Friday, 30 January 2009


A welcome online fiction showcase has been launched by Harper Perennial, as reported by 3:AM. Curated by Cal Morgan, Fifty-Two Stories will publish new work every week this year by both established and emerging writers of the form.

The series got off to an auspicious start with its first offering. Simon Van Booy's 'The Missing Statues' has a classic storytelling set-up: two strangers meet and fall into conversation about events from another time and place that are somehow connected to the here and now. One of them tries to comfort the other, saying: “I simply want to know why a missing statue has reduced a young American businessman to tears.”

Like the statues of the title, everything in the story is at one remove from reality: the narrator speaks of Venice, but only as it is reimagined in Las Vegas.
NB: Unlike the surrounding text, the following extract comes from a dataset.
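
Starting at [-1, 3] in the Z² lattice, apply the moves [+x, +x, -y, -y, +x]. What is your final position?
(2, 1)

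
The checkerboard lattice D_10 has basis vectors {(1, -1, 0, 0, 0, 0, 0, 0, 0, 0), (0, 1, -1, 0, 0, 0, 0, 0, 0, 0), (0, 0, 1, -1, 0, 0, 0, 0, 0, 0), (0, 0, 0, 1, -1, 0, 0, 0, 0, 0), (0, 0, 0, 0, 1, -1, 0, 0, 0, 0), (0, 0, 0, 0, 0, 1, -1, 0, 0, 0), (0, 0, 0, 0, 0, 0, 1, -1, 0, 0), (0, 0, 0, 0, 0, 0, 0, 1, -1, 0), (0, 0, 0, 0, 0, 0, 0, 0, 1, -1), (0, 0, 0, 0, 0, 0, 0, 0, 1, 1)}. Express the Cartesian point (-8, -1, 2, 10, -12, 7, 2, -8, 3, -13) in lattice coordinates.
-8b₁ - 9b₂ - 7b₃ + 3b₄ - 9b₅ - 2b₆ - 8b₈ + 4b₉ - 9b₁₀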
His tale involves a man who pretends to be an Italian gondolier, mimes the voice of Enrico Caruso and recognises his own daughter in a woman whose small child he befriends.

British-born Van Booy's writing is highly coloured and romantic, but manages to skirt sentimentality. There is real feeling behind these facades, these masks and wishful imaginings.

The story is taken from a forthcoming collection called Love Begins in Winter, which is published in the US in May, and in the UK in November. It should be worth investigating, as should the rest of Cal Morgan's choices for Fifty-Two Stories this year.

1 comment:

John Taylor said...

I've advanced ordered Love Begins in Winter from amazon- on the basis of this post, I hope it lives up to the publisher's critically acclaim.